Я не уточняю, кого она имеет в виду.

— Последнюю молодость во мне убивает.

Осторожно выстригаю волосы вокруг раны на голове.

— Пьяный?

— А когда он бывает трезвый? Много не стригите…

— Чем он вас?

— Кирпичом. Пришел в три часа ночи. Я открывать не хотела. Подошла к окну, так он кирпичом. Стекла выбил, Славку перепугал. Мне прямо в голову. Не знаю, как жива осталась.

Кожа на виске рассечена. Рана кровоточит. На лбу порез стеклом.

Сделав перевязку, осторожно обтираю влажным тампоном запачканное кровью лицо, и оно неожиданно оказывается бледным от испуга и боли, совсем еще юным, хрупким, с выражением тоскливого недоумения. Темные-претемные глаза ее смотрят на меня с затаенной надеждой услышать что-то ласковое. Она зябко поджимает губы, сиреневые от утреннего холода и волнения.

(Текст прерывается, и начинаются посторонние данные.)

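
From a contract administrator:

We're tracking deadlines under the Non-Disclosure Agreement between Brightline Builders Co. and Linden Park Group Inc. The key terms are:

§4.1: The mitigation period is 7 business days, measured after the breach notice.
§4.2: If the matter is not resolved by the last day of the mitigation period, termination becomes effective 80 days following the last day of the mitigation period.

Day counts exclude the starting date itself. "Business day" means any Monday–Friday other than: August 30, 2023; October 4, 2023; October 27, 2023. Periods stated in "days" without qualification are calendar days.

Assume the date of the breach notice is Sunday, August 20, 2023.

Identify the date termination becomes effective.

From Sunday, August 20, 2023, 7 business days (Aug 21, Aug 22, Aug 23, Aug 24, Aug 25, Aug 28, Aug 29, skipping weekends) brings us to Tuesday, August 29, 2023, which is the last day of the mitigation period.
Adding 80 calendar days to August 29, 2023 gives November 17, 2023, which is the date termination becomes effective.

November 17, 2023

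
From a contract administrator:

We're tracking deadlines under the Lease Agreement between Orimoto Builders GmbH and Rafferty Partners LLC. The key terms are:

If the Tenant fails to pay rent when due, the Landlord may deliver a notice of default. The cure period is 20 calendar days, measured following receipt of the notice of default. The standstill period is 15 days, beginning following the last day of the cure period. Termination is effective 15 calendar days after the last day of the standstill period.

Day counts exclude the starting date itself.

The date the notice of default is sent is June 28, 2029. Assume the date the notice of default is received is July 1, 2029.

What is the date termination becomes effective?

Adding 20 calendar days to July 1, 2029 gives July 21, 2029, which is the last day of the cure period.
Adding 15 calendar days to July 21, 2029 gives August 5, 2029, which is the last day of the standstill period.
The date termination becomes effective: 15 calendar days after August 5, 2029 is August 20, 2029.

August 20, 2029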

— Жила девушкой — как славно было! Работала в колхозе. А он приехал и начал: выходи да выходи за него. Гармонист. На меня как затмение нашло. Мать отговаривала, а я все свое: выйду да и все. И вышла. Теперь вот маюсь. Жизни не рада.

Предлагаю ей выпить валериановых капель. Она брезгливо морщится:

— Не хочу. На что мне капли? Душа изболелась — места живого нет.

Это была двадцатитрехлетняя Таня Погрызова — жена Лаврентия.

Утром одним из первых явился ко мне милиционер. На пороге он козырнул:

— Участковый, Зарубин.

От него исходил запах новых ремней и одеколона. Невысокий, лет сорока, черноволосый, с выбритым до синевы, раздвоенным подбородком, он понравился мне неторопливыми, точными жестами человека, привыкшего к дисциплине.

— К вам обращалась Татьяна Погрызова?

— Да.

— Когда?

— Сегодня в полчетвертого ночи.

Он расспросил меня обо всем подробно, что-то записал и пояснил:

— Подала мне жалобу на мужа для оформления дела в суд. Прошу вас написать медицинское заключение. Если нужно, я пришлю ее для повторного медицинского освидетельствования.

— Не потребуется. Я помню. Как она себя чувствует?

— В смысле здоровья неплохо. Я был у них.

— А Лаврентий?

— Спит. Через всю комнату растянулся. Проснется и будет божиться, что ничего не помнит.

— Заранее знаете?

— Двадцать лет работаю. Изучил таких типов. Храбры они один на один со своими женами, а как до ответственности доходит, притворяются младенцами. Не буду мешать. До свидания.